Open Platform

Change.org is an open petition platform. Anyone can use our platform regardless of who they are, where they live, and what they believe.

We do not have a position or endorse any petitions on our platform, which means the true power of Change.org is with the millions of people who use the platform every day. We are open because we believe the world is a better place when a wide range of people can stand up and speak out. That’s one of the reasons why more than 15 million people have experienced victory on Change.org.

Whether it's a mother fighting bullying in her daughter's school, customers pressing banks to drop unfair fees or citizens holding corrupt officials to account, all Change.org petitions have one thing in common: they are driven by very different people who all believe change is possible.

We believe the world will be a better place if more people embrace that vision, so we hope you’ll join us!

Different points of view

We’re an online platform for petitions—not an advocacy organization—which means we empower people everywhere to create the change they want to see.

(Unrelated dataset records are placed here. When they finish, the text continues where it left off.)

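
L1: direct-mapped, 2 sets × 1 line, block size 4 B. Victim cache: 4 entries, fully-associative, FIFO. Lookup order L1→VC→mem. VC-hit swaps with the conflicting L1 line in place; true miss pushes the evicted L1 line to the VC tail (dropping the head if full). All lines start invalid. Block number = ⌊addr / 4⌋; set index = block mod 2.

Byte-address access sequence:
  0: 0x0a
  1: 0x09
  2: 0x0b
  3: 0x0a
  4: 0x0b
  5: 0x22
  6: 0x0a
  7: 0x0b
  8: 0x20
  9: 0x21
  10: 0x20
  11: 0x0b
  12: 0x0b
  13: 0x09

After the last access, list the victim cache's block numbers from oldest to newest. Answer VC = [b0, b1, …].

VC = [8]

0: 0xa (blk 2, set 0) → MISS  vc=[]
1: 0x9 (blk 2, set 0) → L1-HIT  vc=[]
2: 0xb (blk 2, set 0) → L1-HIT  vc=[]
3: 0xa (blk 2, set 0) → L1-HIT  vc=[]
4: 0xb (blk 2, set 0) → L1-HIT  vc=[]
5: 0x22 (blk 8, set 0) → MISS  vc=[2]
6: 0xa (blk 2, set 0) → VC-HIT  vc=[8]
7: 0xb (blk 2, set 0) → L1-HIT  vc=[8]
8: 0x20 (blk 8, set 0) → VC-HIT  vc=[2]
9: 0x21 (blk 8, set 0) → L1-HIT  vc=[2]
10: 0x20 (blk 8, set 0) → L1-HIT  vc=[2]
11: 0xb (blk 2, set 0) → VC-HIT  vc=[8]
12: 0xb (blk 2, set 0) → L1-HIT  vc=[8]
13: 0x9 (blk 2, set 0) → L1-HIT  vc=[8]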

Our openness is why you’ll see an extremely wide range of petitions on Change.org.

Local to global

There are tens of thousands of petitions started by people trying to change their communities—locally, nationally, and globally.

Fairfax County Zoning Board: Allow Mr. Grapin and his two boys keep their tree house
Cameron Dunbar-Yamaguchi
Portland, OR
United Nations: Stop the Nigerian senate from making under-age marriage the law
E. Awa
Musica Mahala, Serbia
Politics to entertainment

There are petitions about political, social, and economic issues, and petitions about entertainment, sports, and popular culture.

Secretary Clinton: Publicly support Saudi women’s right to drive

Saudi Women for Driving
Riyadh, Saudi Arabia
Warner Bros. Studio: Remove Ben Affleck as Batman/Bruce Wayne in the Superman & Batman movies
John Roden
Bellevue, KY
Individuals and organizations

There are petitions started by everyday people, grassroots organizations, and multinational institutions.

Governor Quinn: Don’t Let Big Plastic Bully Me!

Abby Goldberg
Grayslake, IL
Presidents Vladimir Putin and Barack Obama: Don’t Let Syria Down
Oxfam
Political diversity

There are petitions from all sides of the political spectrum.

President Obama: FEMA’s first responders to Hurricane Sandy deserve federal health care benefits
Dena Patrick
Apex, NC
US Department of Labor: Don’t hurt hardworking moms with costly regulations!

Rhea Lana Riner
Conway, AR
Opposing positions

There are even petitions on opposing sides of one issue.

Oxygen Media and DiGa Vision: Cancel Shawty Lo’s show, “All My Babies’ Mamas”
No Oxygen Coalition
New York, NY
Oxygen Network: Put Shawty Lo and Baby Mamas back on the air!

Kali Bowyer
Hilton Head Island, SC

Because we allow anyone to use our platform, everyone will find petitions on our platform with which they strongly disagree. While this can be uncomfortable at times, we see our openness as a sign of strength and a core part of building a world where creating change is a part of everyday life.

Frequently asked questions

Does Change.org endorse any of the campaigns on the site?

No, Change.org does not endorse the petitions launched on our site. We are an online platform for petitions, not an advocacy organization.

Does being an open platform mean Change.org doesn’t remove any petitions from the site?

As an open platform we house an extremely wide range of views, including perspectives that some may strongly disagree with or find offensive. Change.org is a platform for open and robust debate, so we avoid censoring content on the site.

However, like other prominent online platforms, we do remove certain content which clearly violates our our Community Guidelines including hate speech and the incitement of violence.

Has Change.org always been an open platform?

Change.org is a technology startup and, like most startups, we have evolved significantly since our early days. Change.org was started in 2007 and for our first few years, we experimented with online social fundraising, blogging and group volunteerism in an effort to empower people to create change. We always had an open petition platform as one of many features, and in 2010 Change.org was rebuilt around the petition tool. We have been deepening our commitment to empower people everywhere to create change ever since.